Unfortunately, we're still in the early stages of open-source WYSWIG/WYSWIM;. By the later stages, I hope we can thin out the technically unsound editors with insecure authors.
The developers are passive-aggressive to the notion of rendering Quill content outside of the Quill Editor, having ripped out the APIs to do so from newer versions, and silencing conversations in their Github Issues.
You can see the latest flare-ups here:
The project also has secondary smells such as inventing weird names for existing concepts; 'Delta', for example instead of 'data source' or something more intelligible.
Lastly, it markets itself as feature-complete, but has failed to implement support for something as basic as tables, which have been repeatedly requested for the past 3 years.
Personally, I would be afraid to build anything mission-critical upon it.
I have repeated many times that the removal of getHTML was because it was a passthrough function that added no additional value to Quill.

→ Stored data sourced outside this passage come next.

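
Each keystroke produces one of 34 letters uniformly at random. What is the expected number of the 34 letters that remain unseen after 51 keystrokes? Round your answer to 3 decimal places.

For each letter, P(unseen after 51) = (33/34)^51 = 0.2182.
By linearity of expectation, E[unseen] = 34·(33/34)^51 = 7.4176.

7.418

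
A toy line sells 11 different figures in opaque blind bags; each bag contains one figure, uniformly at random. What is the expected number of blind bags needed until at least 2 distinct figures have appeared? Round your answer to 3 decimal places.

2.100

With k distinct figures already seen, the next new one arrives after an expected 11/(11-k) blind bags.
Sum over k = 0,...,1: E = 11/11 + 11/10 = 2.1000.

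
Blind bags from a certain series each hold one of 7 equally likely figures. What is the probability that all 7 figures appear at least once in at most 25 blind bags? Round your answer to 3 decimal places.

By inclusion–exclusion over which figures are missing,
P(all seen) = Σ_{j=0}^{7} (-1)^j C(7,j)((7-j)/7)^25
= 1.0000 - 0.1484 + 0.0047 - 0.0000 + 0.0000 - 0.0000 + 0.0000 - 0.0000
= 0.8562.

0.856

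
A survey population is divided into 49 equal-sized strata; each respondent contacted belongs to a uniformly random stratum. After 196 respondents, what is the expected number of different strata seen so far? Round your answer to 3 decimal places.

For each stratum, P(seen in 196 respondents) = 1 - (48/49)^196 = 0.9824.
By linearity of expectation, E[distinct seen] = 49·(1 - (48/49)^196) = 48.1389.

48.139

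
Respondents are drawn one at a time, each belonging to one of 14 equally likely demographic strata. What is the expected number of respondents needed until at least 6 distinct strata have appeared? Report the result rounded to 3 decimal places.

7.472

Going from k to k+1 distinct takes a geometric number of respondents with mean 14/(14-k).
Sum over k = 0,...,5: E = 14/14 + 14/13 + 14/12 + 14/11 + 14/10 + 14/9 = 7.4719.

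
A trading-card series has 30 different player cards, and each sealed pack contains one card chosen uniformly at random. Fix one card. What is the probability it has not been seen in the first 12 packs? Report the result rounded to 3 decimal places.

0.666

On each pack the fixed card fails to appear with probability 29/30.
P(still missing after 12) = (29/30)^12 = 0.6658.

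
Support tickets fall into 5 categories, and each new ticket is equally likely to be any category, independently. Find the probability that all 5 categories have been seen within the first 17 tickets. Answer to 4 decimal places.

0.8891

By inclusion–exclusion over which categories are missing,
P(all seen) = Σ_{j=0}^{5} (-1)^j C(5,j)((5-j)/5)^17
= 1.00000 - 0.11259 + 0.00169 - 0.00000 + 0.00000 - 0.00000
= 0.88910.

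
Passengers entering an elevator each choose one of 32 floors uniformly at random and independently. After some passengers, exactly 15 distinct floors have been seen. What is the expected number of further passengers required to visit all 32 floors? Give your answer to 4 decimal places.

With k distinct floors already seen, the next new one takes an expected 32/(32-k) passengers.
Sum over k = 15,...,31: E = 32/17 + 32/16 + 32/15 + ... + 32/2 + 32/1 = 110.06568.

110.0657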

You can look at the code history and the implementation of getHTML to confirm this fact. It has nothing to do with the desire to remove functionality as no functionality was removed.
I'm confused why Delta is a bad name, since the word delta means change, variation or difference and that's seems to describe what it is: a change to Quill's content. Data source on the other hand is unspecific and even misleading. Naming is hard though and other readers can find out what Deltas are here https://quilljs.com/docs/delta/ and decide for themselves.
Tables was reported as a feature request by me early in the project life because it is a known feature of Word but only years later did users indicated strong interest in it in Sept 2016. I believe in community contribution to open source so I decided to give the community a chance to build it so I wrote offered detailed implementation guidance: https://github.com/quilljs/quill/issues/117#issuecomment-244.... The fact that this user had seemingly urgent need for it and was employed by a large public company with resources also contributed to this decision. Valuable exchanges were had in the Issue and multiple users has fully implemented it for their companies to varying levels of feature richness depending on their requirements. An official canonical implementation is coming in 2.0: https://medium.com/@jhchen/the-state-of-quill-and-2-0-fb38db....
I display html content based on quill data all the time. I've done it using quill to generate the html source, by writing a separate library to convert from Delta representations to html strings, and most recently as an angular 2 webcomponent (since angular 2 doesn't really like it when you inject html strings outside of it's lifecycle, if you want the resultant DOM nodes to be angularized).
All three ways have worked well. Personally, I like this last way the most, but owing to the vagaries of angular template compilation it is difficult (or impossible) to really abstract it into a standalone library (because the top level template needs to reference any possible custom components that are local to your app, such as an atmention thing that pulls in an avatar image from some profile data or whatever)).
Anyway, I use quill, and have used it since we'll before 1.0 days. At the time, it was the only game in town for emitting Deltas that could be wired into an OT engine, and it still works really well in my concurrent rich text editor for an internal cms/forum.
One thing, how does ProseMirror work roughly? Does it avoid the `contentEditable` minefield? (I'm speaking as someone who has built a WYSIWYG editor in a past job.)
It's interesting about not being able to easily bolt on collaboration; it was not a trivial endeavor at all, but codemirror's APIs made that part exceedingly easy :)
Or, if you mean lists starting at something other than 1.--The schema used in the examples actually supports a `start` attribute on numbered lists, but the UI doesn't currently expose it.
Do you have a Patreon or other donation method on your site?